5.16.2025

In Galway in 2006 I went looking for the house where Nora Barnacle (James Joyce's wife) grew up and within a minute of leaving my hostel with map in hand I was completely disoriented so I embraced it and got to know and appreciate the town and chatted with a couple of buskers and asked them why everyone says 'thanks a million' there and they didn't really have an answer but I hope I gave them a euro anyway, then I walked around some more and got impressions of the place, as you do, and found a little bookstore where I was pretty confident someone would be able to set me on the right path. I chatted with the owner, an affable guy in spectacles, and mentioned I was reading Flann O'Brien's The Third Policeman while I was there and his response was, do ya get it, though? and I didn't know what he meant so I clearly didn't and I said I hope so, and he said yeah, but do ya get it and I told him if I could find my way back after finishing it I'd let him know if I'd figured it out. Then I asked him for directions to Nora Barnacle's house and this is what he told me: go out the door, take a left, then another left, go over the bridge, take a right, go past the church and take a left at the other church, take another left, careful now you don't fall in the water, and it's right in front of you, can't miss it.

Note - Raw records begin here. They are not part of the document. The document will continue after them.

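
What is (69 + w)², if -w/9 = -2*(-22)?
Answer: 106929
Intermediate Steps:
w = -396 (w = -(-18)*(-22) = -9*44 = -396)
(69 + w)² = (69 - 396)² = (-327)² = 106929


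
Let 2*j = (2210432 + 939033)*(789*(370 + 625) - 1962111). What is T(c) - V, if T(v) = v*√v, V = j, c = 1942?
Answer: 1853548337520 + 1942*√1942 ≈ 1.8535e+12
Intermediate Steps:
j = -1853548337520 (j = ((2210432 + 939033)*(789*(370 + 625) - 1962111))/2 = (3149465*(789*995 - 1962111))/2 = (3149465*(785055 - 1962111))/2 = (3149465*(-1177056))/2 = (½)*(-3707096675040) = -1853548337520)
V = -1853548337520
T(v) = v^(3/2)
T(c) - V = 1942^(3/2) - 1*(-1853548337520) = 1942*√1942 + 1853548337520 = 1853548337520 + 1942*√1942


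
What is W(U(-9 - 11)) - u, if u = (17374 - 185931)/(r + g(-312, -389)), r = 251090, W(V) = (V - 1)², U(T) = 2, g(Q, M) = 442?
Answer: 420089/251532 ≈ 1.6701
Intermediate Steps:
W(V) = (-1 + V)²
u = -168557/251532 (u = (17374 - 185931)/(251090 + 442) = -168557/251532 ≈ -0.67012)
W(U(-9 - 11)) - u = (-1 + 2)² - 1*(-168557/251532) = 1² + 168557/251532 = 1 + 168557/251532 = 420089/251532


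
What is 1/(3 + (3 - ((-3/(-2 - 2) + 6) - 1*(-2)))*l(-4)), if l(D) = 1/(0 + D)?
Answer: 16/71 ≈ 0.22535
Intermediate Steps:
l(D) = 1/D
1/(3 + (3 - ((-3/(-2 - 2) + 6) - 1*(-2)))*l(-4)) = 1/(3 + (3 - ((-3/(-2 - 2) + 6) - 1*(-2)))/(-4)) = 1/(3 + (3 - ((-3/(-4) + 6) + 2))*(-¼)) = 1/(3 + (3 - ((-3*(-¼) + 6) + 2))*(-¼)) = 1/(3 + (3 - ((¾ + 6) + 2))*(-¼)) = 1/(3 + (3 - (27/4 + 2))*(-¼)) = 1/(3 + (3 - 1*35/4)*(-¼)) = 1/(3 + (3 - 35/4)*(-¼)) = 1/(3 - 23/4*(-¼)) = 1/(3 + 23/16) = 1/(71/16) = 16/71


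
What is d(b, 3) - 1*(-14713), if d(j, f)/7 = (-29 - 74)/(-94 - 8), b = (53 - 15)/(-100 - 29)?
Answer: 1501447/102 ≈ 14720.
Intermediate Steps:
b = -38/129 (b = 38/(-129) = 38*(-1/129) = -38/129 ≈ -0.29457)
d(j, f) = 721/102 (d(j, f) = 7*((-29 - 74)/(-94 - 8)) = 7*(-103/(-102)) = 7*(-103*(-1/102)) = 7*(103/102) = 721/102)
d(b, 3) - 1*(-14713) = 721/102 - 1*(-14713) = 721/102 + 14713 = 1501447/102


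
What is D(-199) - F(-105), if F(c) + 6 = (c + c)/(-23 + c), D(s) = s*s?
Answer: 2534743/64 ≈ 39605.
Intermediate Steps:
D(s) = s²
F(c) = -6 + 2*c/(-23 + c) (F(c) = -6 + (c + c)/(-23 + c) = -6 + (2*c)/(-23 + c) = -6 + 2*c/(-23 + c))
D(-199) - F(-105) = (-199)² - 2*(69 - 2*(-105))/(-23 - 105) = 39601 - 2*(69 + 210)/(-128) = 39601 - 2*(-1)*279/128 = 39601 - 1*(-279/64) = 39601 + 279/64 = 2534743/64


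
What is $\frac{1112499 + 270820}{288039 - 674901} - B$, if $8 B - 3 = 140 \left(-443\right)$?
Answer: $\frac{1712925293}{221064} \approx 7748.5$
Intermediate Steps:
$B = - \frac{62017}{8}$ ($B = \frac{3}{8} + \frac{140 \left(-443\right)}{8} = \frac{3}{8} + \frac{1}{8} \left(-62020\right) = \frac{3}{8} - \frac{15505}{2} = - \frac{62017}{8} \approx -7752.1$)
$\frac{1112499 + 270820}{288039 - 674901} - B = \frac{1112499 + 270820}{288039 - 674901} - - \frac{62017}{8} = \frac{1383319}{-386862} + \frac{62017}{8} = 1383319 \left(- \frac{1}{386862}\right) + \frac{62017}{8} = - \frac{197617}{55266} + \frac{62017}{8} = \frac{1712925293}{221064}$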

Three hours later I gave up and found a pub with a table on the sidewalk out front and drank a Smithwick's while holding the book open with one hand and drew crazy zigzag lines all over my notebook in an attempt to decipher the code I was sure I'd missed after the bookstore owner's prompt, coming up with equations like I'm trying to prove Einstein wrong, and as I sat there reading the sun set over the town and music floated from every direction and I finally understood what the bookstore owner was talking about but that's because it's explained clearly on the novel's last page. If I ever make it back to that store I will tell him this story but the more I tell it the less likely I think he exists.